Skip to main content
Background Image

Unlearning Layer In Attention

Manoj
Author
Manoj
ML Engineer @ 7-Eleven
Table of Contents

Core Idea
#

If attention scores drive association, then a small module before softmax could weaken specific token relationships.

The simplest version is a learned multiplicative mask:

Attention(Q, K, V) = softmax((QK^T / sqrt(d)) + M_unlearn) V

M_unlearn is trained to suppress a targeted association while preserving general behavior.

Why It Is Interesting
#

Most unlearning methods are training-heavy or model-editing-heavy.

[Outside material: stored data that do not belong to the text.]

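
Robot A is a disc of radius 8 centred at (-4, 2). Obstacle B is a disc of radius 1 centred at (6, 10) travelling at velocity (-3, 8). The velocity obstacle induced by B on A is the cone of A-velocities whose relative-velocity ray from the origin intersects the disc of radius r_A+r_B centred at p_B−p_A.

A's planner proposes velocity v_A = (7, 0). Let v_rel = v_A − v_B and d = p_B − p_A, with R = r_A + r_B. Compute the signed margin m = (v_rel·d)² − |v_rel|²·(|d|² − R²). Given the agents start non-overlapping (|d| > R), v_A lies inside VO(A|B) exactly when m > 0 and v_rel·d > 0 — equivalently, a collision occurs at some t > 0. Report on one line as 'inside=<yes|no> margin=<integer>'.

d = (10, 8),  |d|² = 164;  R = 8+1 = 9,  c = 164−9² = 83
v_rel = (10, -8),  |v_rel|² = 164;  v_rel·d = (10)·(10) + (-8)·(8) = 36
164·t² − 72·t + 83 = 0  ⇒  m = 36² − 164·83 = -12316
m = -12316 < 0,  v_rel·d = 36 > 0  ⇒  outside

inside=no margin=-12316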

An attention-layer adapter could be:

  • localized,
  • reversible,
  • auditable,
  • deployable per tenant.

Research Questions
#

  • Does attention suppression actually remove behavior, or does the model route around it?
  • Can the adapter generalize beyond memorized token pairs?
  • Can it be applied only during sensitive requests?
  • How do we avoid broad collateral damage?

Experiment Plan
#

  1. Choose a small set of associations to weaken.
  2. Train a lightweight attention mask adapter.
  3. Evaluate target forgetting and general capability.
  4. Compare against prompt-based refusal, LoRA editing, and activation steering.

Tenure And Complexity
#

  • Prototype: 4-8 weeks.
  • Paper-grade: 3-6 months.
  • Complexity: Medium-high.
  • Main risk: association may be distributed outside the attention links being suppressed.